A qui profite la lutte contre la corruption en Roumanie ?

Depuis les années 1990, la Roumanie connait une longue histoire de trafics et de corruption, avec des affaires comme « Tigareta II » impliquant des hommes politiques, douaniers ou militaires. Cette longue histoire de corruption perdure, avec les poursuites récemment engagées à l’encontre de politiques tels que l’ancienne ministre du Développement Elena Udrea, ou encore le désormais ancien Premier Ministre Victor Ponta.

La lutte contre la corruption est-elle aussi une protection des investissements américains ?
La lutte contre la corruption n’est pas récente, mais s’accélère à partir de 2004, lorsque l’ancien Président Traian Basescu annonce un virage dans la politique extérieure du pays. Désireux de mettre en place un axe Washington-Londres-Bucarest, il ouvre le pays aux flux de capitaux mondiaux. Les puissances étrangères qui souhaitent une stabilité politique et économique, font alors de la lutte contre la corruption, la condition d’entrée de la Roumanie dans l’UE et l’OTAN. La Roumanie, qui aspire à être le réceptacle d’investissements étrangers, notamment américains ne veut pas heurter les futurs investisseurs et s’engage dans une véritable lutte contre la corruption avec la création de la DNA qui aboutira à la poursuite de nombreux hommes politiques et directeurs d’entreprises.
En 2009, la Roumanie se voit attribuer par la Cour Internationale de Justice un plateau continental autour de l’île-des-Serpents, de 9.700 km2, rempli d’hydrocarbures. Le pays a un potentiel énergétique important, et multiplie les partenariats avec les puissances étrangères. La Roumanie signe le partenariat stratégique roumano-américain du XXIe siècle, et plusieurs compagnies internationales pétrolières contractent avec elle pour l’extraction des hydrocarbures (Total, OMV et ExxonMobil). La Roumanie est devenue une terre riche et stratégique. Les Etats-Unis continuent donc de soutenir la lutte anticorruption pour réduire l’influence russe, et s’assurer de la stabilité du pays qui accueille déjà de nombreux investissements américains.

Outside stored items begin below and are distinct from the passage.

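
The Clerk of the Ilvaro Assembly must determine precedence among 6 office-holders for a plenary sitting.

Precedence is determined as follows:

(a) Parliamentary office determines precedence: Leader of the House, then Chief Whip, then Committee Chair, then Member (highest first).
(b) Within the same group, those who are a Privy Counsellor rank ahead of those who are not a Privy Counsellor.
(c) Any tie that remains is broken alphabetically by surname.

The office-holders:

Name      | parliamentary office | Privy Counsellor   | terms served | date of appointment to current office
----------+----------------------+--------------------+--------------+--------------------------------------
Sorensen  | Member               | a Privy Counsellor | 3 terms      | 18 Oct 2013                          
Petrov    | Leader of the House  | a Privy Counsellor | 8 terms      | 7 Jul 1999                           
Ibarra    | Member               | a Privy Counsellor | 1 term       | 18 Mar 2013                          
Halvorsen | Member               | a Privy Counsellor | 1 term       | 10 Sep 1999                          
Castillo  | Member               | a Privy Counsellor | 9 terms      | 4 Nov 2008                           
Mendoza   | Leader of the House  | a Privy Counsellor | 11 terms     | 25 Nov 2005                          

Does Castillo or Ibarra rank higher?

Castillo

By parliamentary office: Mendoza and Petrov (Leader of the House); then Castillo, Halvorsen, Ibarra and Sorensen (Member).
Mendoza and Petrov are each a Privy Counsellor, so the next rule applies.
Among Mendoza and Petrov, alphabetically by surname: Mendoza before Petrov.
Castillo, Halvorsen, Ibarra and Sorensen are each a Privy Counsellor, so the next rule applies.
Among Castillo, Halvorsen, Ibarra and Sorensen, alphabetically by surname: Castillo before Halvorsen before Ibarra before Sorensen.
So Castillo takes precedence.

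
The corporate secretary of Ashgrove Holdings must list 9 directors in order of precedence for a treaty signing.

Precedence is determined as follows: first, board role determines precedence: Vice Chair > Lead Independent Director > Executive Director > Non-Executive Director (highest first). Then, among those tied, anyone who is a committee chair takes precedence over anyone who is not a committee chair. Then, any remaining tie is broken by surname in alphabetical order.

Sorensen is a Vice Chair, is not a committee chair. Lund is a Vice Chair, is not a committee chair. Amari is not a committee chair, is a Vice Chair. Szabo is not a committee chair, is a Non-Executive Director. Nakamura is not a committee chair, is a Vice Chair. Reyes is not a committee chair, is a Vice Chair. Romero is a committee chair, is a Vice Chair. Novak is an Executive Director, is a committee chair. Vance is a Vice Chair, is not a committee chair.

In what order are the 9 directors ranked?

By board role: Romero, Amari, Lund, Nakamura, Reyes, Sorensen and Vance (Vice Chair); then Novak (Executive Director); then Szabo (Non-Executive Director).
Among Romero, Amari, Lund, Nakamura, Reyes, Sorensen and Vance, a committee chair before not a committee chair: Romero (a committee chair) before Amari, Lund, Nakamura, Reyes, Sorensen and Vance (not a committee chair).
Among Amari, Lund, Nakamura, Reyes, Sorensen and Vance, alphabetically by surname: Amari before Lund before Nakamura before Reyes before Sorensen before Vance.
Full order: Romero, Amari, Lund, Nakamura, Reyes, Sorensen, Vance, Novak, Szabo.

Romero, Amari, Lund, Nakamura, Reyes, Sorensen, Vance, Novak, Szabo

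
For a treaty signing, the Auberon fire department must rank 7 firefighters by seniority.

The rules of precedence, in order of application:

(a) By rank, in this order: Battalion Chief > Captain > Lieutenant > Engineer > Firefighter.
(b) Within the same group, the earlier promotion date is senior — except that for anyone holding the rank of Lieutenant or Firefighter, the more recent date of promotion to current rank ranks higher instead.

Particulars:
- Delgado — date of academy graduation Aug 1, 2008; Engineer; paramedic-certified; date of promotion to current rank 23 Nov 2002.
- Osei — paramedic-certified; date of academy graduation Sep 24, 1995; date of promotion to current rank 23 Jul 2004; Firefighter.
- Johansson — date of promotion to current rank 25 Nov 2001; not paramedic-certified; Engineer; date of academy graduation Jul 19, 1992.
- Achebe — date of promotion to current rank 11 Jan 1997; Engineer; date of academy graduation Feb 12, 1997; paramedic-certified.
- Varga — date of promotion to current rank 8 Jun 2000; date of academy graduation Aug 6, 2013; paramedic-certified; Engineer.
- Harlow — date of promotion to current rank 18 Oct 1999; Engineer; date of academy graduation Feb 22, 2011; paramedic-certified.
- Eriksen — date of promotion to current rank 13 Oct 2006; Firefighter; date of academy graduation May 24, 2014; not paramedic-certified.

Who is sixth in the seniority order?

Eriksen

By rank: Achebe, Harlow, Varga, Johansson and Delgado (Engineer); then Eriksen and Osei (Firefighter).
Among Achebe, Harlow, Varga, Johansson and Delgado, by date of promotion to current rank (earlier first): Achebe (11 Jan 1997) before Harlow (18 Oct 1999) before Varga (8 Jun 2000) before Johansson (25 Nov 2001) before Delgado (23 Nov 2002).
Among Eriksen and Osei, by date of promotion to current rank (later first) (reversed rule for this group): Eriksen (13 Oct 2006) before Osei (23 Jul 2004).
Order: Achebe, Harlow, Varga, Johansson, Delgado, Eriksen, Osei.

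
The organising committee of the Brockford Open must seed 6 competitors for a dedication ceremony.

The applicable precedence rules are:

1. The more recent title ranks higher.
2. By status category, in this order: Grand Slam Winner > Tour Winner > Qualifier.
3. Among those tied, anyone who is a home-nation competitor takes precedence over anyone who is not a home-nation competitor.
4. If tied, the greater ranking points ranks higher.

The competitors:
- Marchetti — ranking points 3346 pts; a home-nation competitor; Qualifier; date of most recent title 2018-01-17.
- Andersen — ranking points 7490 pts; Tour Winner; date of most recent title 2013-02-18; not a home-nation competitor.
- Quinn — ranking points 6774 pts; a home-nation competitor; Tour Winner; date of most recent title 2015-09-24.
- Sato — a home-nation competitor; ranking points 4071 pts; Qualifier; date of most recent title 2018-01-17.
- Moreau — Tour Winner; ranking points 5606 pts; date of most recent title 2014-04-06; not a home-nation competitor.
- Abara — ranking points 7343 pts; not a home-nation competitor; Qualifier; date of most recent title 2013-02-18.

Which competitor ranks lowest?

By date of most recent title (later first): Sato and Marchetti (both 2018-01-17); then Quinn (2015-09-24); then Moreau (2014-04-06); then Andersen and Abara (both 2013-02-18).
Sato and Marchetti are each Qualifier, so the next rule applies.
Sato and Marchetti are each a home-nation competitor, so the next rule applies.
Among Sato and Marchetti, by ranking points (higher first): Sato (4071 pts) before Marchetti (3346 pts).
Among Andersen and Abara, by status category: Andersen (Tour Winner) before Abara (Qualifier).
Order: Sato, Marchetti, Quinn, Moreau, Andersen, Abara.

Abara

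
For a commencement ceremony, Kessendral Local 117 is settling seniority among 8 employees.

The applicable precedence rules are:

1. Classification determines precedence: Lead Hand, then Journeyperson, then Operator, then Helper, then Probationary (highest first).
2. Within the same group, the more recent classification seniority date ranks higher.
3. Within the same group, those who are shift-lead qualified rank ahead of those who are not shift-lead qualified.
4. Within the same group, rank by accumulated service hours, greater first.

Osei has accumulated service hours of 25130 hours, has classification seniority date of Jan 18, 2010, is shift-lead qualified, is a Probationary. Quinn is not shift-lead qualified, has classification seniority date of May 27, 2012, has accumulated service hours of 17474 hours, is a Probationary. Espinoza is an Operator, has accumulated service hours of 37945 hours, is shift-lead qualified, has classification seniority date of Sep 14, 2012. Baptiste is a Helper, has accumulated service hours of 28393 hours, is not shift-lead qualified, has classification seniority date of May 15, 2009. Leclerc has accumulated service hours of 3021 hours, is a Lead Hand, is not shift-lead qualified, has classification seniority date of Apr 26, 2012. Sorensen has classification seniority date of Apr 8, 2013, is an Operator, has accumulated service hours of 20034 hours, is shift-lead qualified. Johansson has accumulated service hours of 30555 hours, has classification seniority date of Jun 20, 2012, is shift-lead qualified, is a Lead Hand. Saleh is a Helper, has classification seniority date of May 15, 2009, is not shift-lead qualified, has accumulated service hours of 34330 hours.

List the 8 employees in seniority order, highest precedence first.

By classification: Johansson and Leclerc (Lead Hand); then Sorensen and Espinoza (Operator); then Saleh and Baptiste (Helper); then Quinn and Osei (Probationary).
Among Johansson and Leclerc, by classification seniority date (later first): Johansson (Jun 20, 2012) before Leclerc (Apr 26, 2012).
Among Sorensen and Espinoza, by classification seniority date (later first): Sorensen (Apr 8, 2013) before Espinoza (Sep 14, 2012).
Saleh and Baptiste both have classification seniority date May 15, 2009, so the next rule applies.
Saleh and Baptiste are each not shift-lead qualified, so the next rule applies.
Among Saleh and Baptiste, by accumulated service hours (higher first): Saleh (34330 hours) before Baptiste (28393 hours).
Among Quinn and Osei, by classification seniority date (later first): Quinn (May 27, 2012) before Osei (Jan 18, 2010).
Full order: Johansson, Leclerc, Sorensen, Espinoza, Saleh, Baptiste, Quinn, Osei.

Johansson, Leclerc, Sorensen, Espinoza, Saleh, Baptiste, Quinn, Osei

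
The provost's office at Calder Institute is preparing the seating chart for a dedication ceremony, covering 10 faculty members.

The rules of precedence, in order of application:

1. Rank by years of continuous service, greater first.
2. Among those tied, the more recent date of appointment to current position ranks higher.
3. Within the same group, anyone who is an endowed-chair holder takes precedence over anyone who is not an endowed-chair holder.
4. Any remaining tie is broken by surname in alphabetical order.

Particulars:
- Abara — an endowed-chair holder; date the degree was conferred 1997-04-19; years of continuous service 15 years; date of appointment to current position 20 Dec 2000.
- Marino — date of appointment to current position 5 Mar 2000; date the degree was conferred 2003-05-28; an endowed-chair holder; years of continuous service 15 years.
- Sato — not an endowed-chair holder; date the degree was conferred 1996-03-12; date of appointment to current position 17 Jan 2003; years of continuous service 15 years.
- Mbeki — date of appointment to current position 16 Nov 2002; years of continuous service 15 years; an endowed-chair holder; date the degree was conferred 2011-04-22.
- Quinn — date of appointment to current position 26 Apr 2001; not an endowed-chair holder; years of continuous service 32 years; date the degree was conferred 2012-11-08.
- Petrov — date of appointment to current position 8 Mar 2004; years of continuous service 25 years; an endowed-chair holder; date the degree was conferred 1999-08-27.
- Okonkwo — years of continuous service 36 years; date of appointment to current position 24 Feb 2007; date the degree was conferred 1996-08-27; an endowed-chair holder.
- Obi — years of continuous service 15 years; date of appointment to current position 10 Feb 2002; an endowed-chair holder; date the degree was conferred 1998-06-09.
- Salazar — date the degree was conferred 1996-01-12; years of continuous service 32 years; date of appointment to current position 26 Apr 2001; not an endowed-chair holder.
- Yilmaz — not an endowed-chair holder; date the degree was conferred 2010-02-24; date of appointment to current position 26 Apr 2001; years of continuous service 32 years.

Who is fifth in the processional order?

By years of continuous service (higher first): Okonkwo (36 years); then Quinn, Salazar and Yilmaz (each 32 years); then Petrov (25 years); then Sato, Mbeki, Obi, Abara and Marino (each 15 years).
Quinn, Salazar and Yilmaz all have date of appointment to current position 26 Apr 2001, so the next rule applies.
Quinn, Salazar and Yilmaz are each not an endowed-chair holder, so the next rule applies.
Among Quinn, Salazar and Yilmaz, alphabetically by surname: Quinn before Salazar before Yilmaz.
Among Sato, Mbeki, Obi, Abara and Marino, by date of appointment to current position (later first): Sato (17 Jan 2003) before Mbeki (16 Nov 2002) before Obi (10 Feb 2002) before Abara (20 Dec 2000) before Marino (5 Mar 2000).
Order: Okonkwo, Quinn, Salazar, Yilmaz, Petrov, Sato, Mbeki, Obi, Abara, Marino.

Petrov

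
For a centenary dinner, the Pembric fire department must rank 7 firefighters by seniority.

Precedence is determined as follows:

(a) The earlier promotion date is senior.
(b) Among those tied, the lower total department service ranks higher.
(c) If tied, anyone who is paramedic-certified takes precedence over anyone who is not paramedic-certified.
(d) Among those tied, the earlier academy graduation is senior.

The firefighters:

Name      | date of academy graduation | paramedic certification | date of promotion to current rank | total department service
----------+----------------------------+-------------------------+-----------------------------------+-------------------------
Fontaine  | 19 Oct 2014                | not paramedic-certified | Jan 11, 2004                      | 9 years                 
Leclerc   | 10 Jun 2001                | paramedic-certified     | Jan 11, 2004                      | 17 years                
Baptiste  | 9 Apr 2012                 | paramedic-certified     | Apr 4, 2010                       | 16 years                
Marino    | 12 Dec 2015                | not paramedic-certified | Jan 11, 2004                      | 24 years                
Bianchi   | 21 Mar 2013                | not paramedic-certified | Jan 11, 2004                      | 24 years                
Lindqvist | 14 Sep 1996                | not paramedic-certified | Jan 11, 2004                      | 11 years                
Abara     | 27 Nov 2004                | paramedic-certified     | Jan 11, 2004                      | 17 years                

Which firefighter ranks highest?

By date of promotion to current rank (earlier first): Fontaine, Lindqvist, Leclerc, Abara, Bianchi and Marino (each Jan 11, 2004); then Baptiste (Apr 4, 2010).
Among Fontaine, Lindqvist, Leclerc, Abara, Bianchi and Marino, by total department service (lower first): Fontaine (9 years) before Lindqvist (11 years) before Leclerc and Abara (17 years) before Bianchi and Marino (24 years).
Leclerc and Abara are each paramedic-certified, so the next rule applies.
Among Leclerc and Abara, by date of academy graduation (earlier first): Leclerc (10 Jun 2001) before Abara (27 Nov 2004).
Bianchi and Marino are each not paramedic-certified, so the next rule applies.
Among Bianchi and Marino, by date of academy graduation (earlier first): Bianchi (21 Mar 2013) before Marino (12 Dec 2015).
Order: Fontaine, Lindqvist, Leclerc, Abara, Bianchi, Marino, Baptiste.

Fontaine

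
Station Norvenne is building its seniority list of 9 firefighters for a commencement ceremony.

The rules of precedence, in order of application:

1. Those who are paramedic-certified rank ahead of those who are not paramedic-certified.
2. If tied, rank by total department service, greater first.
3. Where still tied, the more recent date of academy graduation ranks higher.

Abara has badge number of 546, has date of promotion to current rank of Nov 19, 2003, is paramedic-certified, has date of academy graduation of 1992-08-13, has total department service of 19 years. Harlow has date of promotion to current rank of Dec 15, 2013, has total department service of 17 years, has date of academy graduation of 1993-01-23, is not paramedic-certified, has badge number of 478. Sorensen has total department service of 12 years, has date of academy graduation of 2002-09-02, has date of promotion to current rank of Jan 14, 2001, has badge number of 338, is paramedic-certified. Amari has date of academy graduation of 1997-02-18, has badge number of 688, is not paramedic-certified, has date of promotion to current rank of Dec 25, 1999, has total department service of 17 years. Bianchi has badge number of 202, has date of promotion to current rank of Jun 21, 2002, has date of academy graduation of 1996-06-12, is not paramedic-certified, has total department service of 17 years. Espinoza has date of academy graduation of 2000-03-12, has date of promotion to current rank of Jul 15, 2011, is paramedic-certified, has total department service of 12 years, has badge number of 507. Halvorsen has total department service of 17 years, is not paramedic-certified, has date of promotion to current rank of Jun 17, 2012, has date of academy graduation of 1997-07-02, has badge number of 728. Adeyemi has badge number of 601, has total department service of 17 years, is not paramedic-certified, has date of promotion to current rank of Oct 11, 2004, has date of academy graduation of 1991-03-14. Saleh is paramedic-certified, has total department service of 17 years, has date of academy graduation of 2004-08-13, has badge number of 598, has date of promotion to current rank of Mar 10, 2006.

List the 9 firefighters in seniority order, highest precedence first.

By the first rule: Abara, Saleh, Sorensen and Espinoza (each paramedic-certified); then Halvorsen, Amari, Bianchi, Harlow and Adeyemi (each not paramedic-certified).
Among Abara, Saleh, Sorensen and Espinoza, by total department service (higher first): Abara (19 years) before Saleh (17 years) before Sorensen and Espinoza (12 years).
Among Sorensen and Espinoza, by date of academy graduation (later first): Sorensen (2002-09-02) before Espinoza (2000-03-12).
Halvorsen, Amari, Bianchi, Harlow and Adeyemi all have total department service 17 years, so the next rule applies.
Among Halvorsen, Amari, Bianchi, Harlow and Adeyemi, by date of academy graduation (later first): Halvorsen (1997-07-02) before Amari (1997-02-18) before Bianchi (1996-06-12) before Harlow (1993-01-23) before Adeyemi (1991-03-14).
Full order: Abara, Saleh, Sorensen, Espinoza, Halvorsen, Amari, Bianchi, Harlow, Adeyemi.

Abara, Saleh, Sorensen, Espinoza, Halvorsen, Amari, Bianchi, Harlow, Adeyemi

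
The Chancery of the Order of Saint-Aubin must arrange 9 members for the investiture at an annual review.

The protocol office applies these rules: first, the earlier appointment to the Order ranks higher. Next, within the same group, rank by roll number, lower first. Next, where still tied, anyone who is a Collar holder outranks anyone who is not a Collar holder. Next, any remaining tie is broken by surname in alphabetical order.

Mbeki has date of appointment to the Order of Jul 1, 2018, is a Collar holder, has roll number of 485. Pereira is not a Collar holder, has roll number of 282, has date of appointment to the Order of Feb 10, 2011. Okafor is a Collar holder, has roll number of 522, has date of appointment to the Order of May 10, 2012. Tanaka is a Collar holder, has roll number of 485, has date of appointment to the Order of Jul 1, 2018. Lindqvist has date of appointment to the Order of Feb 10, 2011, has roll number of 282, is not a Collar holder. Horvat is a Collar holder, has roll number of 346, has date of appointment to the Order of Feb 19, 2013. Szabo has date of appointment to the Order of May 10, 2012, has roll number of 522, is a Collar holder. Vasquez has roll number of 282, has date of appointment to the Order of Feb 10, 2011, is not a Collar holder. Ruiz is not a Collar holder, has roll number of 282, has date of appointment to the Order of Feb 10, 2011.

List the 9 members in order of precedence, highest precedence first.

Lindqvist, Pereira, Ruiz, Vasquez, Okafor, Szabo, Horvat, Mbeki, Tanaka

By date of appointment to the Order (earlier first): Lindqvist, Pereira, Ruiz and Vasquez (each Feb 10, 2011); then Okafor and Szabo (both May 10, 2012); then Horvat (Feb 19, 2013); then Mbeki and Tanaka (both Jul 1, 2018).
Lindqvist, Pereira, Ruiz and Vasquez all have roll number 282, so the next rule applies.
Lindqvist, Pereira, Ruiz and Vasquez are each not a Collar holder, so the next rule applies.
Among Lindqvist, Pereira, Ruiz and Vasquez, alphabetically by surname: Lindqvist before Pereira before Ruiz before Vasquez.
Okafor and Szabo both have roll number 522, so the next rule applies.
Okafor and Szabo are each a Collar holder, so the next rule applies.
Among Okafor and Szabo, alphabetically by surname: Okafor before Szabo.
Mbeki and Tanaka both have roll number 485, so the next rule applies.
Mbeki and Tanaka are each a Collar holder, so the next rule applies.
Among Mbeki and Tanaka, alphabetically by surname: Mbeki before Tanaka.
Full order: Lindqvist, Pereira, Ruiz, Vasquez, Okafor, Szabo, Horvat, Mbeki, Tanaka.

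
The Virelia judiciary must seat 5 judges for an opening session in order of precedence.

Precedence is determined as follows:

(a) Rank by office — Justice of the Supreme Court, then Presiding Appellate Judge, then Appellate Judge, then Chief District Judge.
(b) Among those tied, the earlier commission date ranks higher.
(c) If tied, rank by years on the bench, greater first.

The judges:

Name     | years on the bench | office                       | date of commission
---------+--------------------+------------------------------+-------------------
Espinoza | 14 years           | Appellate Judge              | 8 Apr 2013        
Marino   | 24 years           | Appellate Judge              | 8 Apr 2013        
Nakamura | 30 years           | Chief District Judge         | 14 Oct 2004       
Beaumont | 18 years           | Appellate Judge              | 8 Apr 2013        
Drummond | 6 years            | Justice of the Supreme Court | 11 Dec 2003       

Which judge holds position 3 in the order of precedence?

Beaumont

By office: Drummond (Justice of the Supreme Court); then Marino, Beaumont and Espinoza (Appellate Judge); then Nakamura (Chief District Judge).
Marino, Beaumont and Espinoza all have date of commission 8 Apr 2013, so the next rule applies.
Among Marino, Beaumont and Espinoza, by years on the bench (higher first): Marino (24 years) before Beaumont (18 years) before Espinoza (14 years).
Order: Drummond, Marino, Beaumont, Espinoza, Nakamura.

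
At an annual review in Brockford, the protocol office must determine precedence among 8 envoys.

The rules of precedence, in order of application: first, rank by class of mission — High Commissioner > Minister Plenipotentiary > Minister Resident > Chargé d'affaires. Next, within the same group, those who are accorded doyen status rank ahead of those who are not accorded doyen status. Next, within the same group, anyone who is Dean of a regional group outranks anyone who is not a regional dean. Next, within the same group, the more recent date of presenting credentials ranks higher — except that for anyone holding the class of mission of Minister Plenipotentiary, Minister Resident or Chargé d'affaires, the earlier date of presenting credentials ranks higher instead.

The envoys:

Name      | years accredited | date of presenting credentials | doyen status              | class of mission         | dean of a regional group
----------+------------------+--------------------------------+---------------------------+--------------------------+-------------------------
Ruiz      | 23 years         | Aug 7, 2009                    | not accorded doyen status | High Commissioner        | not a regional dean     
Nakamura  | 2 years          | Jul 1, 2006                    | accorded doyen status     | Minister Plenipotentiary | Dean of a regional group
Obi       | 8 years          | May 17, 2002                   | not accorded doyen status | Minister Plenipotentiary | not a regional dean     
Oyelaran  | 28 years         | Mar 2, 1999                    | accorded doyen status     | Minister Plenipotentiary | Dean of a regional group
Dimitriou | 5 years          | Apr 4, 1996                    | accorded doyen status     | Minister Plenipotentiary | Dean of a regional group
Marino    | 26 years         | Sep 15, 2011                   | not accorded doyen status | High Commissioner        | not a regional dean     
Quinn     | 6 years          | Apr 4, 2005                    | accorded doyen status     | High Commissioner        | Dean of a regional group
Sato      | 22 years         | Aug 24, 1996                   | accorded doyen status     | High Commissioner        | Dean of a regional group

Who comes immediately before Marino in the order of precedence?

By class of mission: Quinn, Sato, Marino and Ruiz (High Commissioner); then Dimitriou, Oyelaran, Nakamura and Obi (Minister Plenipotentiary).
Among Quinn, Sato, Marino and Ruiz, accorded doyen status before not accorded doyen status: Quinn and Sato (accorded doyen status) before Marino and Ruiz (not accorded doyen status).
Quinn and Sato are each Dean of a regional group, so the next rule applies.
Among Quinn and Sato, by date of presenting credentials (later first): Quinn (Apr 4, 2005) before Sato (Aug 24, 1996).
Marino and Ruiz are each not a regional dean, so the next rule applies.
Among Marino and Ruiz, by date of presenting credentials (later first): Marino (Sep 15, 2011) before Ruiz (Aug 7, 2009).
Among Dimitriou, Oyelaran, Nakamura and Obi, accorded doyen status before not accorded doyen status: Dimitriou, Oyelaran and Nakamura (accorded doyen status) before Obi (not accorded doyen status).
Dimitriou, Oyelaran and Nakamura are each Dean of a regional group, so the next rule applies.
Among Dimitriou, Oyelaran and Nakamura, by date of presenting credentials (earlier first) (reversed rule for this group): Dimitriou (Apr 4, 1996) before Oyelaran (Mar 2, 1999) before Nakamura (Jul 1, 2006).
Order: Quinn, Sato, Marino, Ruiz, Dimitriou, Oyelaran, Nakamura, Obi.

Sato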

Une filiale de Véolia dans le collimateur des autorités roumaines
Une nouvelle affaire de corruption vient entacher cette fois-ci, la filiale bucarestoise du groupe Français Veolia, Apa Nova, spécialisée dans l’assainissement des eaux usées et la distribution d’eau potable dans la ville de Bucarest. Déjà en 2011, l’ONG américaine Food&Water avait publié un rapport dénonçant les pratiques d’Apa Nova en termes de facturation et son rôle dans la hausse des prix de l’eau. En 2015, cette affaire est traitée par les autorités roumaines compétentes : la DNA.
Selon la Direction Nationale Anticorruption (DNA), créée en 2005 à la demande de l’Union européenne pour lutter contre la corruption et ainsi stabiliser l’économie roumaine, Apa Nova aurait versé des pots-de-vin à des officiels roumains pour voir augmenter le prix de l’eau à Bucarest entre 2008 et 2015. Plus précisément, Ovidiu Semenescu, homme d’affaire représentant informel de la société Apa Nova, aurait versé des sommes d’argent à Costin Berevoianu et Vlad Moisescu, respectivement conseiller du Maire Général de Bucarest, et trésorier du Parti Libéral au moment des faits, sous forme de contrats fictifs. En échange, les deux hommes devaient user de leur influence auprès du Conseil Général de la Municipalité de Bucarest pour que ce dernier approuve les actes additionnels au contrat de concession, et qui avaient pour conséquence la hausse des tarifs de l’eau. La DNA a par ailleurs souligné dans son rapport que la société Apa Nova avait engagé d’anciens agents des services secrets afin d’espionner les employés de la société et « empêcher la divulgation de données qui contribuerait à la découverte des activités illégales de la société ».